President Faber started out the budget news conference by announcing that the Senate would take up an all-out ban on internet cafes. Senators had told our Bill Cohen that they planned to deal with the internet café ban, but had said it could take months to pass it as part of a comprehensive reform.

And the race for the Democratic nomination for governor is on, as Cuyahoga County Executive Ed FitzGerald says he’s officially in the race, after months on the local Democratic dinner circuit.

The Senate Republican budget departs dramatically from Gov. John Kasich’s spending plan, as the House Republicans’ budget which passed last week. Both chambers stripped out Kasich’s proposed expansion of Medicaid and the severance tax on big oil and natural gas drillers - though polls show both of those ideas have support from voters, who also elected Republican state lawmakers in big numbers in the last two elections.

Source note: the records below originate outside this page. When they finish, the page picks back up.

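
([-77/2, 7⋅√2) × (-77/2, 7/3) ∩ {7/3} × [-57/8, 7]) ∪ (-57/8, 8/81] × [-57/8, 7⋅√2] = ({7/3} × [-57/8, 7/3)) ∪ ((-57/8, 8/81] × [-57/8, 7⋅√2])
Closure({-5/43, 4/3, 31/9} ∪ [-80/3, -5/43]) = [-80/3, -5/43] ∪ {4/3, 31/9}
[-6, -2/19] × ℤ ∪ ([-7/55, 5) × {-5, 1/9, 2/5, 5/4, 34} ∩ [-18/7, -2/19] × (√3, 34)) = [-6, -2/19] × ℤ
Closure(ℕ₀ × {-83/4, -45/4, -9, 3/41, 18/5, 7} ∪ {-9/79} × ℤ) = ({-9/79} × ℤ) ∪ (ℕ₀ × {-83/4, -45/4, -9, 3/41, 18/5, 7})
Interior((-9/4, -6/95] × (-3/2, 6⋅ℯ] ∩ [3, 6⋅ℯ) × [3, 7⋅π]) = ∅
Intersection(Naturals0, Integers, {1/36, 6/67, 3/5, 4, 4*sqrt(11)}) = {4}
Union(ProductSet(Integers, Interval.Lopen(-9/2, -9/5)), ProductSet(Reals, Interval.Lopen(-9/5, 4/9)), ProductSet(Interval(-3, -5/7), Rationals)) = Union(ProductSet(Integers, Interval.Lopen(-9/2, -9/5)), ProductSet(Interval(-3, -5/7), Rationals), ProductSet(Reals, Interval.Lopen(-9/5, 4/9)))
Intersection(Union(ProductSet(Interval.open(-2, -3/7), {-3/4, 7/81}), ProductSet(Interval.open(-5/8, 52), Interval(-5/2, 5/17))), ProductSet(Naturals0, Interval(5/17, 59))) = ProductSet(Range(0, 52, 1), {5/17})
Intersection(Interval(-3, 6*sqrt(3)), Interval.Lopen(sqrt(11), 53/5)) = Interval.Lopen(sqrt(11), 6*sqrt(3))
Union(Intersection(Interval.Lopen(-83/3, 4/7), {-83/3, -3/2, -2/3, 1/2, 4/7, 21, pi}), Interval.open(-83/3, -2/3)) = Union({1/2, 4/7}, Interval.Lopen(-83/3, -2/3))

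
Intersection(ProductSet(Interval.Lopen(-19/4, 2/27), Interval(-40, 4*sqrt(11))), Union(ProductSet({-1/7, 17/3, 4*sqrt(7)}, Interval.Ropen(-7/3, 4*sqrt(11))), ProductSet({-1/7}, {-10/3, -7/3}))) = ProductSet({-1/7}, Union({-10/3}, Interval.Ropen(-7/3, 4*sqrt(11))))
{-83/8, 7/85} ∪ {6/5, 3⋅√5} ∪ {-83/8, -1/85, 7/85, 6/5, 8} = {-83/8, -1/85, 7/85, 6/5, 8, 3⋅√5}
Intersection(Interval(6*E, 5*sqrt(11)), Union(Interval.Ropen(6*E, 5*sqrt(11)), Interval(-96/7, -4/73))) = Interval.Ropen(6*E, 5*sqrt(11))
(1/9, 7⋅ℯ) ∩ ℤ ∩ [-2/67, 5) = {1, 2, 3, 4}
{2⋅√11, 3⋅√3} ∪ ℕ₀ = ℕ₀ ∪ {2⋅√11, 3⋅√3}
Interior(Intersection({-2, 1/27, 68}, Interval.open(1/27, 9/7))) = EmptySet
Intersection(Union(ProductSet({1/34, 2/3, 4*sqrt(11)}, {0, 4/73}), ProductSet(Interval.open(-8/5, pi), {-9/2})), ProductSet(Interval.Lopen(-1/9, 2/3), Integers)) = ProductSet({1/34, 2/3}, {0})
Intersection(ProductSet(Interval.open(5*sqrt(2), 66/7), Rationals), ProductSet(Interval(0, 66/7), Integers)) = ProductSet(Interval.open(5*sqrt(2), 66/7), Integers)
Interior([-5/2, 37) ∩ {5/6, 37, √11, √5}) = ∅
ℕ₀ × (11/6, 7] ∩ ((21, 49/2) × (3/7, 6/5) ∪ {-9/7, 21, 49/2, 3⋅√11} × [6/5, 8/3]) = {21} × (11/6, 8/3]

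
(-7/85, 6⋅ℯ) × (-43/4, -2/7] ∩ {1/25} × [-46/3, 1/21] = {1/25} × (-43/4, -2/7]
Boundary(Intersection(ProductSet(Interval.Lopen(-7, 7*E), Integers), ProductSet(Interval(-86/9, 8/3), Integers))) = ProductSet(Interval(-7, 8/3), Integers)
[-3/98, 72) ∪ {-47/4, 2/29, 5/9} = {-47/4} ∪ [-3/98, 72)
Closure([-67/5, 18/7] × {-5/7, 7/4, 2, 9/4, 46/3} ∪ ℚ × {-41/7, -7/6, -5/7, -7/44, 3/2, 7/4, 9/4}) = (ℝ × {-41/7, -7/6, -5/7, -7/44, 3/2, 7/4, 9/4}) ∪ ([-67/5, 18/7] × {-5/7, 7/4, 2, 9/4, 46/3})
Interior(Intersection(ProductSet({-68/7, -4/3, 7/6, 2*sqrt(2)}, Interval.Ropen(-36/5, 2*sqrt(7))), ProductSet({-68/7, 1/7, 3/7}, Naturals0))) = EmptySet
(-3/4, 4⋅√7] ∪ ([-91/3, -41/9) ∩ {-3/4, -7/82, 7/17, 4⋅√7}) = (-3/4, 4⋅√7]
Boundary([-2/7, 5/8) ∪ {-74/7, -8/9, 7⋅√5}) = {-74/7, -8/9, -2/7, 5/8, 7⋅√5}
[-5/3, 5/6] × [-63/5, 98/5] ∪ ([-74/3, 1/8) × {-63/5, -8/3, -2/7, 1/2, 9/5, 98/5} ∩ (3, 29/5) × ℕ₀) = [-5/3, 5/6] × [-63/5, 98/5]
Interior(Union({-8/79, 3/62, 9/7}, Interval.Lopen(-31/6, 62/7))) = Interval.open(-31/6, 62/7)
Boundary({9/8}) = {9/8}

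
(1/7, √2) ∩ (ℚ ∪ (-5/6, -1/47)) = ℚ ∩ (1/7, √2)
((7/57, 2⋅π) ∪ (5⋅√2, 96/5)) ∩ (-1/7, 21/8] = (7/57, 21/8]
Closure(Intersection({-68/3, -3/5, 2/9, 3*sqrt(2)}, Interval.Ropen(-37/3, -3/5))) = EmptySet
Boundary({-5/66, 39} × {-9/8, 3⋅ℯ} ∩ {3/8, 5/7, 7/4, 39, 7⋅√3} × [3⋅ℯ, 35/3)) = {39} × {3⋅ℯ}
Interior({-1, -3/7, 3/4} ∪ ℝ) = ℝ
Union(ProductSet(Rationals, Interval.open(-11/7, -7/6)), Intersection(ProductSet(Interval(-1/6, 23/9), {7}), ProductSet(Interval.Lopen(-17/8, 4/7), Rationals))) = Union(ProductSet(Interval(-1/6, 4/7), {7}), ProductSet(Rationals, Interval.open(-11/7, -7/6)))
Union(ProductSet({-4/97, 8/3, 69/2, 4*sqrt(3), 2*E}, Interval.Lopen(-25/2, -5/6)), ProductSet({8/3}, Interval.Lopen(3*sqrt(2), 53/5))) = Union(ProductSet({8/3}, Interval.Lopen(3*sqrt(2), 53/5)), ProductSet({-4/97, 8/3, 69/2, 4*sqrt(3), 2*E}, Interval.Lopen(-25/2, -5/6)))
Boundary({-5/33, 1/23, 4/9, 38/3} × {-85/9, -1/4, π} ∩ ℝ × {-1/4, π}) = {-5/33, 1/23, 4/9, 38/3} × {-1/4, π}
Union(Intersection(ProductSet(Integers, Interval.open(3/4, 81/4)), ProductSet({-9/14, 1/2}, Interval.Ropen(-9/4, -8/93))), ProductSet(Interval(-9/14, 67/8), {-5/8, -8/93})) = ProductSet(Interval(-9/14, 67/8), {-5/8, -8/93})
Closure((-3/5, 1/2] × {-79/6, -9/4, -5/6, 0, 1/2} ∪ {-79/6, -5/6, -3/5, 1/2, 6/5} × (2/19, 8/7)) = ({-79/6, -5/6, -3/5, 1/2, 6/5} × [2/19, 8/7]) ∪ ([-3/5, 1/2] × {-79/6, -9/4, -5/6, 0, 1/2})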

So is the legislature too extreme? Or is it doing the hard work that voters expect? Jeff Longstreth is a Republican consultant and has worked on statewide campaigns, perhaps most notably Issue 3, the so-called Health Care Freedom Amendment, in 2011. Dale Butland is with the progressive think-tank Innovation Ohio, and is a veteran of statewide candidate and issues campaigns, including the repeal of the collective bargaining reform law Senate Bill 5 that same year.